It’s Friday, Health Techies.

Situational awareness: The “behind the scenes” of One Medical-Amazon is here. In a regulatory filing, ONEM discloses that it was seeking $300m by year-end 2022, but amid financing challenges, pursued conversations with Amazon and “Party A” — CVS.

Turns out, the CVS offer was just as high as Amazon’s. Read more.

Illustration: Gabriella Turrisi/Axios

On the heels of its Q2 earnings beat, value-based care enabler Privia is sitting with “a lot of control of [its] destiny,” COO Parth Mehrotra tells Sarah.

Why it matters: Value-based care is red hot, with major players like Amazon and CVS claiming their share of the market — and profitable public companies like Privia could be in the crosshairs.

Driving the news: While the performance of most other digital health stocks remains bleak, Privia shares added to momentum Thursday (hitting a 52-week high midday) after raising guidance and topping earnings expectations.

  • Sitting on a $300 million cash pile and no debt, Privia is hyper-focused on operational execution and entering new markets organically, Mehrotra tells Sarah.
  • Privia is in its “goldilocks phase,” Mehrotra says. “We’re in eight states and 42 to go.”

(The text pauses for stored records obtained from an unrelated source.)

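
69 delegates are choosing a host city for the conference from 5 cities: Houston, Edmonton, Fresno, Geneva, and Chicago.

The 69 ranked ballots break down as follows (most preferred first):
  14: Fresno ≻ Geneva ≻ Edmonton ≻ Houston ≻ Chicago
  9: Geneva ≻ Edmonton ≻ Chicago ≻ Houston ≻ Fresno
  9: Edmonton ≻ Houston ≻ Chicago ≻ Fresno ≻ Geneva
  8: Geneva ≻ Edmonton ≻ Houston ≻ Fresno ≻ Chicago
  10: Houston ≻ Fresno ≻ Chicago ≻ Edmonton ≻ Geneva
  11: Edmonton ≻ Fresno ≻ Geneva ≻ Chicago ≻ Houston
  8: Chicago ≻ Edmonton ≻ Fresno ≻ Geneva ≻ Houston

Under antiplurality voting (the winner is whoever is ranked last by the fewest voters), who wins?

Last-place votes: Houston 19, Edmonton 0, Fresno 9, Geneva 19, Chicago 22.

Edmonton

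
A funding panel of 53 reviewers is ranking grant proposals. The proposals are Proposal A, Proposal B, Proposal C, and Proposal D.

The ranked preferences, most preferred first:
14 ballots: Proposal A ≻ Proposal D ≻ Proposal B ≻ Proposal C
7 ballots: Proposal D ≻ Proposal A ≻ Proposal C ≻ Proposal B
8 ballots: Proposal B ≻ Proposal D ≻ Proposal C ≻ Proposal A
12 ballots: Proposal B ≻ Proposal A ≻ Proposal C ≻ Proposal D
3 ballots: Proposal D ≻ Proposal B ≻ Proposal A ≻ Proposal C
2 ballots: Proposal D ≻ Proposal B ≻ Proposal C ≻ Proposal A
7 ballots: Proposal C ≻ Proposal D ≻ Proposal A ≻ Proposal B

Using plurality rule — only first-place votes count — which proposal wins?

Proposal B

First-place votes: Proposal A 14, Proposal B 20, Proposal C 7, Proposal D 12.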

What they’re saying: Mehrotra is wary of private market valuations (and expectations). However, he hints that Privia is well-positioned but under no pressure to consider various types of M&A — if and when it so wishes.

  • “I think you’ll see some transformative public company-to-public company combinations,” Mehrotra says. “We’re not looking at anything now, but over time if we are to be independent and grow into the next $15-20 billion dollar publicly-traded business, it’s tough to do it organically in health care services.”
  • While it waits for the public-private valuation spread to narrow, Privia expects to seek $5 million to $20 million tuck-ins for service entities of medical groups/ independent physician associations to enter new states.
  • And, if Privia ultimately decides it wants to run IPAs like Agilon, or go build out clinics like Oak Street, “nothing precludes us,” Mehrotra says.

Context: While many tech-enabled health care players are hyper-focused — for example, solely on primary care Medicare Advantage — Privia is taking the opposite approach.

  • Privia partners with and helps physicians of all specialties move toward value-based care, serving all types of patients in all settings, and participating in all types of reimbursement.
  • That has translated to about 900 locations, about 4 million patients, 850,000 of which are in value-based arrangements today.
  • It’s a model that’s replicable and adaptable in any state, Mehrotra says.

Yes, and: “Since PRVA’s model actually increases cash collections for practices, it makes sense to us that PRVA continues to grow,” BTIG’s David Larsen writes in a report.

Between the lines: Privia offers an alternative to doctors that don’t want to join a health system, a PE roll-up, or United-Optum.

  • Mehrotra “marvels” at what United-Optum has built but believes Privia has something it doesn’t have.
  • “We can partner with independent providers and health system-related providers who are vehemently opposed to joining United and Optum,” Mehrotra says, explaining that many physicians prefer the financial and clinical autonomy it enables.

Yes, but: The executive credits former United CEO Stephen Hemsley for recognizing 15 years ago the need to own provider assets and create a care delivery network.

State of play: In matters of post-IPO and post-SPAC share performance for those entering the digital health universe over the last couple of years, Privia is a clear outlier.

  • Privia shares have climbed more than 40% this year so far, including Thursday’s gains. In contrast…
  • Caremax is down 3%; Agilon is down 7%+; Oak Street is down 16%+; Oscar Health is down 19%+; P3 Health is down 23%+; Clover is down 23%+; Bright Health is down 52%+; Cano is down 58%+; Babylon is down 87%+… and so on.

Editor’s note: This story has been corrected to reference former United CEO Stephen Hemsley, not Steve Nelson.